The Equality Bill, which includes provisions that will make it impossible for many churches and other faith bodies to be confident of their freedom to appoint people living the faith as priests, pastors and church ministers, begins its Committee Stage in the House of Lords today.

Legal experts have confirmed that, under the proposed law, churches would no longer be able to insist that employees, including priests, pastors and church leaders, live according the churches teaching about marriage and sexual conduct. It also seems certain that the Catholic Church will not be able to insist that successful priestly candidates are male and celibate.

The threat to religious liberty in the UK posed by the Equality Bill is highlighted by a new report out today from public policy charity CAREA Little Bit Against Discrimination? comes with a supporting foreword from the former Lord Chancellor, Lord Mackay of Clashfern.

The report explains that the offending part of the Bill - Schedule 9 - states that churches can only be free to insist that successful candidates must live the faith with respect to sexual ethics in relation to roles that are ‘wholly or mainly’ concerned with liturgy or ritual or promoting or explaining doctrine.

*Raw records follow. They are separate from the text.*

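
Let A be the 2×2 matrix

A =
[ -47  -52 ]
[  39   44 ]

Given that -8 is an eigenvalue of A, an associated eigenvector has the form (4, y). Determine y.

-3

We need (A + 8I)v = 0.
A + 8I = [[-39, -52], [39, 52]].
Row 1: (-39)·4 + (-52)·y = 0
Row 2: (39)·4 + (52)·y = 0
Solving gives y = -3.
Check: A·(4, -3) = (-32, 24) = -8·(4, -3).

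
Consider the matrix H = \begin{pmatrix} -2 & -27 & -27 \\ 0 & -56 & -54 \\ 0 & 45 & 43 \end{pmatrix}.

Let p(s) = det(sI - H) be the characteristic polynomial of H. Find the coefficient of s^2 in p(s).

15

The coefficient of s^2 of det(sI - H) is −trace(H).
trace(H) = (-2) + (-56) + (43) = -15, so the coefficient is 15.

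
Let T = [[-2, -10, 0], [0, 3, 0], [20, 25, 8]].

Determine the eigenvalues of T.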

Given that whilst Sundays might be concerned with liturgy, ritual and doctrine, the rest of the week is dominated by pastoral and other responsibilities, it is not clear how many churches will be able to continue with employed pastors if the Bill becomes law.

The plight of the Christian Voluntary Sector - certainly within the Evangelical and Catholic traditions - is also a major cause for concern, says CARE.  Given that no post within a Christian Voluntary Sector project, not even that of the CEO, would be concerned wholly or mainly with liturgy or ritual or promoting or explaining doctrine, certain Christian traditions could not be confident of their ability to insist that any member of staff lived the faith and in this context it becomes very unclear how such projects could continue.

The Bill also consolidates the controversial sexual orientation goods and service legislation which has resulted in the closing of Catholic adoption agencies. In so doing it presents Parliament with its first opportunity to amend this controversial law.

At Report Stage in the Commons last month, Ann Widdecombe MP tabled an amendment so that Catholic agencies could continue. Co-signed by a large number of MPs from across the parties, this was clearly an issue that the democratically elected house wanted to consider. In the event, however, there was not sufficient time and Miss Widdecombe was silenced. The Lords now have the opportunity to engage properly with this issue.